Saí da varanda de Nina e atravessei a rua.


Quando cheguei em casa, Ryan estava ao lado de uma mala aberta sobre a cama.


Antes que pudesse falar, eu disse:


— Uma coisa primeiro. A mãe da Maisie. Quando aconteceu?


— Durante os seis meses em que ficamos separados, antes de voltarmos. Foi algo breve. Você e eu não estávamos juntos naquela época.


— E você nunca mais ouviu falar dela?


— Não até a carta.


— Você deveria sair por um tempo. Fique em um hotel por perto ou alguma coisa assim.


Ryan engoliu em seco.


— E a Maisie?


— Maisie não é a pessoa que mentiu para mim.


Um alívio atravessou o rosto dele.


Impedindo-o de confundir aquilo com perdão, eu disse:


— Estou protegendo três meninas aqui, Ryan. Gabriella não vai passar mais um dia se perguntando se a irmã somehow voltou. A memória de Ava não será transformada em uma ponte para outra criança. E Maisie não será tratada como se tivesse chegado aqui para substituir alguém.


Ryan abaixou os olhos.


— Eu nunca quis isso.


— Eu acredito em você.


Ele olhou para mim.


— Mas o luto explica por que você entrou em pânico. Não dá a você o direito de controlar as escolhas de todo mundo.


Ele se sentou na beirada da cama.


— Podemos consertar nosso casamento?


— Não sei.


— Aurora...


— Você escolheu a cidade. Você escolheu a casa. Você escolheu quando eu saberia a verdade. Você não pode escolher minha resposta também.


Naquela noite, Gabriella entrou na minha cama.


Eu havia contado a ela o máximo que conseguia.


— Onde está o papai?


— Ele está ficando em outro lugar.


— Você está brava com a Maisie?


— Não.


— Que bom. Ela não fez o papai mentir.


Beijei o topo de sua cabeça.


— Não, querida. Ela não fez.


Na manhã seguinte, abri uma das caixas de Ava.


Gabriella me encontrou segurando uma foto das duas cobertas de farinha.


— Posso ficar com essa no meu quarto?


— Sim.


Coloquei a foto sobre a cômoda dela.


Então atravessamos a rua.


Maisie abriu a porta, com Nina atrás dela.


— Gabriella quer ver você — falei.


Maisie hesitou.


— Tem certeza?


— Tenho certeza de uma coisa: você é Maisie. É assim que você será bem-vinda.


Três meses depois, Ryan e eu ainda estávamos tentando reconstruir nosso casamento.

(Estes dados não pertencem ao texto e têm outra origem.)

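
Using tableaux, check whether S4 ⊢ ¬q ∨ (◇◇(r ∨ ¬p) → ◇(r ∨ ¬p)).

Valid

Tableau for the negation ¬(¬q ∨ (◇◇(r ∨ ¬p) → ◇(r ∨ ¬p))):
1. ¬(¬q ∨ (◇◇(r ∨ ¬p) → ◇(r ∨ ¬p))), w0
2. q, w0
3. ¬(◇◇(r ∨ ¬p) → ◇(r ∨ ¬p)), w0
4. ◇◇(r ∨ ¬p), w0
5. ¬◇(r ∨ ¬p), w0
6. ¬(r ∨ ¬p), w0
7. ¬r, w0
8. p, w0
9. ◇(r ∨ ¬p), w1
10. ¬(r ∨ ¬p), w1
11. ¬r, w1
12. p, w1
13. r ∨ ¬p, w2
14. ¬(r ∨ ¬p), w2
15. ¬r, w2
16. p, w2
17. ¬p, w2
Accessibility: w0Rw0, w0Rw1, w0Rw2, w1Rw1, w1Rw2, w2Rw2
Branch closes: p and ¬p both at w2.
All branches of the negation close; one closing branch shown above.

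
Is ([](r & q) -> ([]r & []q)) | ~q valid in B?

Tableau for the negation ~(([](r & q) -> ([]r & []q)) | ~q):
1. ~(([](r & q) -> ([]r & []q)) | ~q), w0
2. ~([](r & q) -> ([]r & []q)), w0
3. q, w0
4. [](r & q), w0
5. ~([]r & []q), w0
6. r & q, w0
7. r, w0
8. ~[]q, w0
9. ~q, w1
10. r & q, w1
11. r, w1
12. q, w1
Accessibility: w0Rw0, w0Rw1, w1Rw0, w1Rw1
Branch closes: q and ~q both at w1.
All branches of the negation close; one closing branch shown above.

Yes, valid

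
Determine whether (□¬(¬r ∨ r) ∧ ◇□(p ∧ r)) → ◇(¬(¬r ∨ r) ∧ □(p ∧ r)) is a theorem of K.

Tableau for the negation ¬((□¬(¬r ∨ r) ∧ ◇□(p ∧ r)) → ◇(¬(¬r ∨ r) ∧ □(p ∧ r))):
1. ¬((□¬(¬r ∨ r) ∧ ◇□(p ∧ r)) → ◇(¬(¬r ∨ r) ∧ □(p ∧ r))), u
2. □¬(¬r ∨ r) ∧ ◇□(p ∧ r), u
3. ¬◇(¬(¬r ∨ r) ∧ □(p ∧ r)), u
4. □¬(¬r ∨ r), u
5. ◇□(p ∧ r), u
6. □(p ∧ r), v
7. ¬(¬(¬r ∨ r) ∧ □(p ∧ r)), v
8. ¬(¬r ∨ r), v
9. r, v
10. ¬r, v
Accessibility: uRv
Branch closes: r and ¬r both at v.
Every branch of the negation's tableau closes; the branch above is one of them.

Valid in K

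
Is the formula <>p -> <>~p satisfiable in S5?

1. <>p -> <>~p, w0
2. <>~p, w0
3. ~p, w1
Accessibility: w0Rw0, w0Rw1, w1Rw0, w1Rw1

Satisfiable (open branch found)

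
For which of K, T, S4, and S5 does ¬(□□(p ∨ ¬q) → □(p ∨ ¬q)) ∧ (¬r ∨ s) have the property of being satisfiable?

K

T-tableau for the formula:
1. ¬(□□(p ∨ ¬q) → □(p ∨ ¬q)) ∧ (¬r ∨ s), 0
2. ¬(□□(p ∨ ¬q) → □(p ∨ ¬q)), 0
3. ¬r ∨ s, 0
4. □□(p ∨ ¬q), 0
5. ¬□(p ∨ ¬q), 0
6. □(p ∨ ¬q), 0
7. p ∨ ¬q, 0
8. s, 0
9. ¬q, 0
10. ¬(p ∨ ¬q), 1
11. ¬p, 1
12. q, 1
13. □(p ∨ ¬q), 1
14. p ∨ ¬q, 1
15. ¬q, 1
Accessibility: 0R0, 0R1, 1R1
Branch closes: q and ¬q both at 1.
Every branch closes (one shown): unsatisfiable in T, hence also in S4, S5 (every S4/S5-frame is a T-frame).
K-tableau for the formula:
1. ¬(□□(p ∨ ¬q) → □(p ∨ ¬q)) ∧ (¬r ∨ s), 0
2. ¬(□□(p ∨ ¬q) → □(p ∨ ¬q)), 0
3. ¬r ∨ s, 0
4. □□(p ∨ ¬q), 0
5. ¬□(p ∨ ¬q), 0
6. s, 0
7. ¬(p ∨ ¬q), 1
8. ¬p, 1
9. q, 1
10. □(p ∨ ¬q), 1
Accessibility: 0R1
Complete open branch: satisfiable in K.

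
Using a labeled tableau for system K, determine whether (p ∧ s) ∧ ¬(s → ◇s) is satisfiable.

1. (p ∧ s) ∧ ¬(s → ◇s), 0
2. p ∧ s, 0
3. ¬(s → ◇s), 0
4. p, 0
5. s, 0
6. ¬◇s, 0

Yes, satisfiable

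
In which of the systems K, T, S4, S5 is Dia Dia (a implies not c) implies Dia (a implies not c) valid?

S4, S5

T-tableau for the negation not (Dia Dia (a implies not c) implies Dia (a implies not c)):
1. not (Dia Dia (a implies not c) implies Dia (a implies not c)), 0
2. Dia Dia (a implies not c), 0   [neg-implies-rule on 1]
3. not Dia (a implies not c), 0   [neg-implies-rule on 1]
4. not (a implies not c), 0   [neg-Dia-rule on 3 via 0R0]
5. a, 0   [neg-implies-rule on 4]
6. c, 0   [neg-implies-rule on 4]
7. Dia (a implies not c), 1   [Dia-rule on 2: fresh world 1, 0R1]
8. not (a implies not c), 1   [neg-Dia-rule on 3 via 0R1]
9. a, 1   [neg-implies-rule on 8]
10. c, 1   [neg-implies-rule on 8]
11. a implies not c, 2   [Dia-rule on 7: fresh world 2, 1R2]
12. not c, 2   [implies-rule on 11 (branches; this branch)]
Accessibility: 0R0, 0R1, 1R1, 1R2, 2R2
Complete open branch: countermodel on a T-frame, so not valid in T, nor in K (the same frame is also a K-frame).
S4-tableau for the negation not (Dia Dia (a implies not c) implies Dia (a implies not c)):
1. not (Dia Dia (a implies not c) implies Dia (a implies not c)), 0
2. Dia Dia (a implies not c), 0   [neg-implies-rule on 1]
3. not Dia (a implies not c), 0   [neg-implies-rule on 1]
4. not (a implies not c), 0   [neg-Dia-rule on 3 via 0R0]
5. a, 0   [neg-implies-rule on 4]
6. c, 0   [neg-implies-rule on 4]
7. Dia (a implies not c), 1   [Dia-rule on 2: fresh world 1, 0R1]
8. not (a implies not c), 1   [neg-Dia-rule on 3 via 0R1]
9. a, 1   [neg-implies-rule on 8]
10. c, 1   [neg-implies-rule on 8]
11. a implies not c, 2   [Dia-rule on 7: fresh world 2, 1R2]
12. not (a implies not c), 2   [neg-Dia-rule on 3 via 0R2]
13. a, 2   [neg-implies-rule on 12]
14. c, 2   [neg-implies-rule on 12]
15. not c, 2   [implies-rule on 11 (branches; this branch)]
Accessibility: 0R0, 0R1, 0R2, 1R1, 1R2, 2R2
Branch closes: c and not c both at 2.
Every branch closes (one shown): valid in S4, hence also in S5 (every theorem of S4 is a theorem of S5).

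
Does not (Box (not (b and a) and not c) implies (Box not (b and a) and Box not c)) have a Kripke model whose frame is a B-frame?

1. not (Box (not (b and a) and not c) implies (Box not (b and a) and Box not c)), w0
2. Box (not (b and a) and not c), w0
3. not (Box not (b and a) and Box not c), w0
4. not (b and a) and not c, w0
5. not (b and a), w0
6. not c, w0
7. not Box not (b and a), w0
8. not a, w0
9. b and a, w1
10. b, w1
11. a, w1
12. not (b and a) and not c, w1
13. not (b and a), w1
14. not c, w1
15. not a, w1
Accessibility: w0Rw0, w0Rw1, w1Rw0, w1Rw1
Branch closes: a and not a both at w1.
Every branch closes; the branch above is one of them.

No, unsatisfiable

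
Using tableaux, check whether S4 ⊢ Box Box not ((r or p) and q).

Not valid

Tableau for the negation not Box Box not ((r or p) and q):
1. not Box Box not ((r or p) and q), 0
2. not Box not ((r or p) and q), 1   [neg-Box-rule on 1: fresh world 1, 0R1]
3. (r or p) and q, 2   [neg-Box-rule on 2: fresh world 2, 1R2]
4. r or p, 2   [and-rule on 3]
5. q, 2   [and-rule on 3]
6. p, 2   [or-rule on 4 (branches; this branch)]
Accessibility: 0R0, 0R1, 0R2, 1R1, 1R2, 2R2
The negation has an open branch (countermodel exists).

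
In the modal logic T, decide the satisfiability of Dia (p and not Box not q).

1. Dia (p and not Box not q), w0
2. p and not Box not q, w1   [Dia-rule on 1: fresh world w1, w0Rw1]
3. p, w1   [and-rule on 2]
4. not Box not q, w1   [and-rule on 2]
5. q, w2   [neg-Box-rule on 4: fresh world w2, w1Rw2]
Accessibility: w0Rw0, w0Rw1, w1Rw1, w1Rw2, w2Rw2

Yes, satisfiable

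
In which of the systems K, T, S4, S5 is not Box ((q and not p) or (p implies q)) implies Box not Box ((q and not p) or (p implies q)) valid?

S4-tableau for the negation not (not Box ((q and not p) or (p implies q)) implies Box not Box ((q and not p) or (p implies q))):
1. not (not Box ((q and not p) or (p implies q)) implies Box not Box ((q and not p) or (p implies q))), 0
2. not Box ((q and not p) or (p implies q)), 0   [neg-implies-rule on 1]
3. not Box not Box ((q and not p) or (p implies q)), 0   [neg-implies-rule on 1]
4. not ((q and not p) or (p implies q)), 1   [neg-Box-rule on 2: fresh world 1, 0R1]
5. not (q and not p), 1   [neg-or-rule on 4]
6. not (p implies q), 1   [neg-or-rule on 4]
7. p, 1   [neg-implies-rule on 6]
8. not q, 1   [neg-implies-rule on 6]
9. Box ((q and not p) or (p implies q)), 2   [neg-Box-rule on 3: fresh world 2, 0R2]
10. (q and not p) or (p implies q), 2   [Box-rule on 9 via 2R2]
11. p implies q, 2   [or-rule on 10 (branches; this branch)]
12. q, 2   [implies-rule on 11 (branches; this branch)]
Accessibility: 0R0, 0R1, 0R2, 1R1, 2R2
Complete open branch: countermodel on an S4-frame, so not valid in S4, nor in K, T (the same frame is also a K-frame and a T-frame).
S5-tableau for the negation not (not Box ((q and not p) or (p implies q)) implies Box not Box ((q and not p) or (p implies q))):
1. not (not Box ((q and not p) or (p implies q)) implies Box not Box ((q and not p) or (p implies q))), 0
2. not Box ((q and not p) or (p implies q)), 0   [neg-implies-rule on 1]
3. not Box not Box ((q and not p) or (p implies q)), 0   [neg-implies-rule on 1]
4. not ((q and not p) or (p implies q)), 1   [neg-Box-rule on 2: fresh world 1, 0R1]
5. not (q and not p), 1   [neg-or-rule on 4]
6. not (p implies q), 1   [neg-or-rule on 4]
7. p, 1   [neg-implies-rule on 6]
8. not q, 1   [neg-implies-rule on 6]
9. Box ((q and not p) or (p implies q)), 2   [neg-Box-rule on 3: fresh world 2, 0R2]
10. (q and not p) or (p implies q), 0   [Box-rule on 9 via 2R0]
11. (q and not p) or (p implies q), 1   [Box-rule on 9 via 2R1]
12. (q and not p) or (p implies q), 2   [Box-rule on 9 via 2R2]
13. p implies q, 0   [or-rule on 10 (branches; this branch)]
14. p implies q, 1   [or-rule on 11 (branches; this branch)]
15. q and not p, 2   [or-rule on 12 (branches; this branch)]
16. q, 2   [and-rule on 15]
17. not p, 2   [and-rule on 15]
18. q, 0   [implies-rule on 13 (branches; this branch)]
19. q, 1   [implies-rule on 14 (branches; this branch)]
Accessibility: 0R0, 0R1, 0R2, 1R0, 1R1, 1R2, 2R0, 2R1, 2R2
Branch closes: q and not q both at 1.
Every branch closes (one shown): valid in S5.

S5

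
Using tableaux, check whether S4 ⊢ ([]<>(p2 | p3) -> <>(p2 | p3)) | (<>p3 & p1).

Tableau for the negation ~(([]<>(p2 | p3) -> <>(p2 | p3)) | (<>p3 & p1)):
1. ~(([]<>(p2 | p3) -> <>(p2 | p3)) | (<>p3 & p1)), w0
2. ~([]<>(p2 | p3) -> <>(p2 | p3)), w0
3. ~(<>p3 & p1), w0
4. []<>(p2 | p3), w0
5. ~<>(p2 | p3), w0
6. <>(p2 | p3), w0
7. ~(p2 | p3), w0
8. ~p2, w0
9. ~p3, w0
10. ~p1, w0
11. p2 | p3, w1
12. <>(p2 | p3), w1
13. ~(p2 | p3), w1
14. ~p2, w1
15. ~p3, w1
16. p3, w1
Accessibility: w0Rw0, w0Rw1, w1Rw1
Branch closes: p3 and ~p3 both at w1.
All branches of the negation close; one closing branch shown above.

Valid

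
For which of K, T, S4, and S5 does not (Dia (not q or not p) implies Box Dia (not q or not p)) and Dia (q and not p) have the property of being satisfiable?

S5-tableau for the formula:
1. not (Dia (not q or not p) implies Box Dia (not q or not p)) and Dia (q and not p), w0
2. not (Dia (not q or not p) implies Box Dia (not q or not p)), w0
3. Dia (q and not p), w0
4. Dia (not q or not p), w0
5. not Box Dia (not q or not p), w0
6. q and not p, w1
7. q, w1
8. not p, w1
9. not q or not p, w2
10. not p, w2
11. not Dia (not q or not p), w3
12. not (not q or not p), w0
13. q, w0
14. p, w0
15. not (not q or not p), w1
16. p, w1
Accessibility: w0Rw0, w0Rw1, w0Rw2, w0Rw3, w1Rw0, w1Rw1, w1Rw2, w1Rw3, w2Rw0, w2Rw1, w2Rw2, w2Rw3, w3Rw0, w3Rw1, w3Rw2, w3Rw3
Branch closes: p and not p both at w1.
Every branch closes (one shown): unsatisfiable in S5.
S4-tableau for the formula:
1. not (Dia (not q or not p) implies Box Dia (not q or not p)) and Dia (q and not p), w0
2. not (Dia (not q or not p) implies Box Dia (not q or not p)), w0
3. Dia (q and not p), w0
4. Dia (not q or not p), w0
5. not Box Dia (not q or not p), w0
6. q and not p, w1
7. q, w1
8. not p, w1
9. not q or not p, w2
10. not p, w2
11. not Dia (not q or not p), w3
12. not (not q or not p), w3
13. q, w3
14. p, w3
Accessibility: w0Rw0, w0Rw1, w0Rw2, w0Rw3, w1Rw1, w2Rw2, w3Rw3
Complete open branch: satisfiable in S4, hence also in K, T (this S4-model is also a K-model and a T-model).

K, T, S4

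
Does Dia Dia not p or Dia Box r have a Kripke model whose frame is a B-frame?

Satisfiable

1. Dia Dia not p or Dia Box r, w0
2. Dia Box r, w0   [or-rule on 1 (branches; this branch)]
3. Box r, w1   [Dia-rule on 2: fresh world w1, w0Rw1]
4. r, w0   [Box-rule on 3 via w1Rw0]
5. r, w1   [Box-rule on 3 via w1Rw1]
Accessibility: w0Rw0, w0Rw1, w1Rw0, w1Rw1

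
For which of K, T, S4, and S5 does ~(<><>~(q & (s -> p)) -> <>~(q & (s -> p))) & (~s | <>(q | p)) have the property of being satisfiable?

S4-tableau for the formula:
1. ~(<><>~(q & (s -> p)) -> <>~(q & (s -> p))) & (~s | <>(q | p)), w0
2. ~(<><>~(q & (s -> p)) -> <>~(q & (s -> p))), w0
3. ~s | <>(q | p), w0
4. <><>~(q & (s -> p)), w0
5. ~<>~(q & (s -> p)), w0
6. q & (s -> p), w0
7. q, w0
8. s -> p, w0
9. <>(q | p), w0
10. p, w0
11. <>~(q & (s -> p)), w1
12. q & (s -> p), w1
13. q, w1
14. s -> p, w1
15. p, w1
16. q | p, w2
17. q & (s -> p), w2
18. q, w2
19. s -> p, w2
20. p, w2
21. ~(q & (s -> p)), w3
22. q & (s -> p), w3
23. q, w3
24. s -> p, w3
25. ~(s -> p), w3
26. s, w3
27. ~p, w3
28. p, w3
Accessibility: w0Rw0, w0Rw1, w0Rw2, w0Rw3, w1Rw1, w1Rw3, w2Rw2, w3Rw3
Branch closes: p and ~p both at w3.
Every branch closes (one shown): unsatisfiable in S4, hence also in S5 (every S5-frame is an S4-frame).
T-tableau for the formula:
1. ~(<><>~(q & (s -> p)) -> <>~(q & (s -> p))) & (~s | <>(q | p)), w0
2. ~(<><>~(q & (s -> p)) -> <>~(q & (s -> p))), w0
3. ~s | <>(q | p), w0
4. <><>~(q & (s -> p)), w0
5. ~<>~(q & (s -> p)), w0
6. q & (s -> p), w0
7. q, w0
8. s -> p, w0
9. <>(q | p), w0
10. p, w0
11. <>~(q & (s -> p)), w1
12. q & (s -> p), w1
13. q, w1
14. s -> p, w1
15. p, w1
16. q | p, w2
17. q & (s -> p), w2
18. q, w2
19. s -> p, w2
20. p, w2
21. ~(q & (s -> p)), w3
22. ~(s -> p), w3
23. s, w3
24. ~p, w3
Accessibility: w0Rw0, w0Rw1, w0Rw2, w1Rw1, w1Rw3, w2Rw2, w3Rw3
Complete open branch: satisfiable in T, hence also in K (this T-model is also a K-model).

K, T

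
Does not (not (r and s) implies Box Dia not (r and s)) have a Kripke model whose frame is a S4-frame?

Yes, satisfiable

1. not (not (r and s) implies Box Dia not (r and s)), 0
2. not (r and s), 0
3. not Box Dia not (r and s), 0
4. not s, 0
5. not Dia not (r and s), 1
6. r and s, 1
7. r, 1
8. s, 1
Accessibility: 0R0, 0R1, 1R1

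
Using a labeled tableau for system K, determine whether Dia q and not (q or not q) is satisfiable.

No, unsatisfiable

1. Dia q and not (q or not q), 0
2. Dia q, 0
3. not (q or not q), 0
4. not q, 0
5. q, 0
Branch closes: q and not q both at 0.
(One branch shown.) All branches close.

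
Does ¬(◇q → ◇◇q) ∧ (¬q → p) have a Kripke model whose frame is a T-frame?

1. ¬(◇q → ◇◇q) ∧ (¬q → p), 0
2. ¬(◇q → ◇◇q), 0   [∧-rule on 1]
3. ¬q → p, 0   [∧-rule on 1]
4. ◇q, 0   [¬→-rule on 2]
5. ¬◇◇q, 0   [¬→-rule on 2]
6. ¬◇q, 0   [¬◇-rule on 5 via 0R0]
7. ¬q, 0   [¬◇-rule on 6 via 0R0]
8. p, 0   [→-rule on 3 (branches; this branch)]
9. q, 1   [◇-rule on 4: fresh world 1, 0R1]
10. ¬◇q, 1   [¬◇-rule on 5 via 0R1]
11. ¬q, 1   [¬◇-rule on 6 via 0R1]
Accessibility: 0R0, 0R1, 1R1
Branch closes: q and ¬q both at 1.
(One branch shown.) All branches close.

Unsatisfiable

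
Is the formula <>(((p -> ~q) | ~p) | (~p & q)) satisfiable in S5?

1. <>(((p -> ~q) | ~p) | (~p & q)), 0
2. ((p -> ~q) | ~p) | (~p & q), 1
3. ~p & q, 1
4. ~p, 1
5. q, 1
Accessibility: 0R0, 0R1, 1R0, 1R1

Yes, satisfiable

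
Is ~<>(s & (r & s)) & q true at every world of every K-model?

Tableau for the negation ~(~<>(s & (r & s)) & q):
1. ~(~<>(s & (r & s)) & q), w0
2. ~q, w0
The negation has an open branch (countermodel exists).

Invalid (countermodel exists)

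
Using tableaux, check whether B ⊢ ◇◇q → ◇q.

Tableau for the negation ¬(◇◇q → ◇q):
1. ¬(◇◇q → ◇q), u
2. ◇◇q, u
3. ¬◇q, u
4. ¬q, u
5. ◇q, v
6. ¬q, v
7. q, w
Accessibility: uRu, uRv, vRu, vRv, vRw, wRv, wRw
The negation has an open branch (countermodel exists).

Not valid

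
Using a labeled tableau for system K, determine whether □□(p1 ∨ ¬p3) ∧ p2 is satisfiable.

1. □□(p1 ∨ ¬p3) ∧ p2, w0
2. □□(p1 ∨ ¬p3), w0
3. p2, w0

Yes, satisfiable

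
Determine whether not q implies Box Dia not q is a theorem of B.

Tableau for the negation not (not q implies Box Dia not q):
1. not (not q implies Box Dia not q), w0
2. not q, w0
3. not Box Dia not q, w0
4. not Dia not q, w1
5. q, w0
Accessibility: w0Rw0, w0Rw1, w1Rw0, w1Rw1
Branch closes: q and not q both at w0.
Every branch of the negation's tableau closes; the branch above is one of them.

Valid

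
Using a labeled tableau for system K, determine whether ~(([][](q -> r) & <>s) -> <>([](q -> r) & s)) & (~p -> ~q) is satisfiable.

1. ~(([][](q -> r) & <>s) -> <>([](q -> r) & s)) & (~p -> ~q), w0
2. ~(([][](q -> r) & <>s) -> <>([](q -> r) & s)), w0
3. ~p -> ~q, w0
4. [][](q -> r) & <>s, w0
5. ~<>([](q -> r) & s), w0
6. [][](q -> r), w0
7. <>s, w0
8. ~q, w0
9. s, w1
10. ~([](q -> r) & s), w1
11. [](q -> r), w1
12. ~[](q -> r), w1
13. ~(q -> r), w2
14. q, w2
15. ~r, w2
16. q -> r, w2
17. r, w2
Accessibility: w0Rw1, w1Rw2
Branch closes: r and ~r both at w2.
Every branch closes; the branch above is one of them.

Unsatisfiable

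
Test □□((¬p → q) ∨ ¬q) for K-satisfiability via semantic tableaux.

1. □□((¬p → q) ∨ ¬q), 0

Satisfiable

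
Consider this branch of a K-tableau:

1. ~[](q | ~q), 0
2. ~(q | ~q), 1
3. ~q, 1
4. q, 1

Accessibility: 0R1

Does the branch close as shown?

Both q and ~q appear at 1.

Yes, closed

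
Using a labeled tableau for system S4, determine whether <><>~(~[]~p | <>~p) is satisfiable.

1. <><>~(~[]~p | <>~p), 0
2. <>~(~[]~p | <>~p), 1
3. ~(~[]~p | <>~p), 2
4. []~p, 2
5. ~<>~p, 2
6. ~p, 2
7. p, 2
Accessibility: 0R0, 0R1, 0R2, 1R1, 1R2, 2R2
Branch closes: p and ~p both at 2.
(One branch shown.) All branches close.

Unsatisfiable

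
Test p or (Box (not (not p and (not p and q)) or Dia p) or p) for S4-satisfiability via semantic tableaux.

1. p or (Box (not (not p and (not p and q)) or Dia p) or p), w0
2. Box (not (not p and (not p and q)) or Dia p) or p, w0   [or-rule on 1 (branches; this branch)]
3. p, w0   [or-rule on 2 (branches; this branch)]
Accessibility: w0Rw0

Yes, satisfiable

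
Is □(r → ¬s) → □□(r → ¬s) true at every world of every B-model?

Tableau for the negation ¬(□(r → ¬s) → □□(r → ¬s)):
1. ¬(□(r → ¬s) → □□(r → ¬s)), u
2. □(r → ¬s), u
3. ¬□□(r → ¬s), u
4. r → ¬s, u
5. ¬s, u
6. ¬□(r → ¬s), v
7. r → ¬s, v
8. ¬s, v
9. ¬(r → ¬s), w
10. r, w
11. s, w
Accessibility: uRu, uRv, vRu, vRv, vRw, wRv, wRw
The negation has an open branch (countermodel exists).

Invalid (countermodel exists)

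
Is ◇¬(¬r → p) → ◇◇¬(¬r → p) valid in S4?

Tableau for the negation ¬(◇¬(¬r → p) → ◇◇¬(¬r → p)):
1. ¬(◇¬(¬r → p) → ◇◇¬(¬r → p)), u
2. ◇¬(¬r → p), u   [¬→-rule on 1]
3. ¬◇◇¬(¬r → p), u   [¬→-rule on 1]
4. ¬◇¬(¬r → p), u   [¬◇-rule on 3 via uRu]
5. ¬r → p, u   [¬◇-rule on 4 via uRu]
6. p, u   [→-rule on 5 (branches; this branch)]
7. ¬(¬r → p), v   [◇-rule on 2: fresh world v, uRv]
8. ¬r, v   [¬→-rule on 7]
9. ¬p, v   [¬→-rule on 7]
10. ¬◇¬(¬r → p), v   [¬◇-rule on 3 via uRv]
11. ¬r → p, v   [¬◇-rule on 4 via uRv]
12. p, v   [→-rule on 11 (branches; this branch)]
Accessibility: uRu, uRv, vRv
Branch closes: p and ¬p both at v.
All branches of the negation close; one closing branch shown above.

Yes, valid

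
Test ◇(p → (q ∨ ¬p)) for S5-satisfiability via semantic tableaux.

Yes, satisfiable

1. ◇(p → (q ∨ ¬p)), w0
2. p → (q ∨ ¬p), w1   [◇-rule on 1: fresh world w1, w0Rw1]
3. q ∨ ¬p, w1   [→-rule on 2 (branches; this branch)]
4. ¬p, w1   [∨-rule on 3 (branches; this branch)]
Accessibility: w0Rw0, w0Rw1, w1Rw0, w1Rw1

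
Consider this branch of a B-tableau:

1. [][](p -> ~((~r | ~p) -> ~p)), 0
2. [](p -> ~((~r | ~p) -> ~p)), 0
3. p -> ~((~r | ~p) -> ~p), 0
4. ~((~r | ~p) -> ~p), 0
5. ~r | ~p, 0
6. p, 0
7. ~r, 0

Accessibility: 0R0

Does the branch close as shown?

No atom appears with both signs at the same world.

Open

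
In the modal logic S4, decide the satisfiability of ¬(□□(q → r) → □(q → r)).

1. ¬(□□(q → r) → □(q → r)), u
2. □□(q → r), u
3. ¬□(q → r), u
4. □(q → r), u
5. q → r, u
6. r, u
7. ¬(q → r), v
8. q, v
9. ¬r, v
10. □(q → r), v
11. q → r, v
12. r, v
Accessibility: uRu, uRv, vRv
Branch closes: r and ¬r both at v.
(One branch shown.) All branches close.

Unsatisfiable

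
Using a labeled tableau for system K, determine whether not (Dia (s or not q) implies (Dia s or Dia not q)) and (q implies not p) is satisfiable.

1. not (Dia (s or not q) implies (Dia s or Dia not q)) and (q implies not p), w0
2. not (Dia (s or not q) implies (Dia s or Dia not q)), w0   [and-rule on 1]
3. q implies not p, w0   [and-rule on 1]
4. Dia (s or not q), w0   [neg-implies-rule on 2]
5. not (Dia s or Dia not q), w0   [neg-implies-rule on 2]
6. not Dia s, w0   [neg-or-rule on 5]
7. not Dia not q, w0   [neg-or-rule on 5]
8. not p, w0   [implies-rule on 3 (branches; this branch)]
9. s or not q, w1   [Dia-rule on 4: fresh world w1, w0Rw1]
10. not s, w1   [neg-Dia-rule on 6 via w0Rw1]
11. q, w1   [neg-Dia-rule on 7 via w0Rw1]
12. not q, w1   [or-rule on 9 (branches; this branch)]
Accessibility: w0Rw1
Branch closes: q and not q both at w1.
(One branch shown.) All branches close.

No, unsatisfiable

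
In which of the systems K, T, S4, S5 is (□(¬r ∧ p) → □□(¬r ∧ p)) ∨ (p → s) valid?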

Nada mais estava escondido.


Certa tarde, Gabriella e Maisie estavam desenhando quando Gabriella disse:


— A Ava odiava roxo.


Maisie riu.


Gabriella a estudou.


— Tem certeza?


— Você ri diferente.


— Diferente da Ava?


— É.


Então Gabriella entregou o giz de cera roxo a ela.


— Tudo bem.


Observei Maisie pegá-lo.


Ela não estava ocupando o lugar de Ava.


Ela estava criando um lugar próprio.


E proteger a memória da minha filha finalmente passou a significar algo diferente para mim.


Não significava manter todos os espaços vazios.


Significava nunca pedir a outra criança que ocupasse o lugar dela.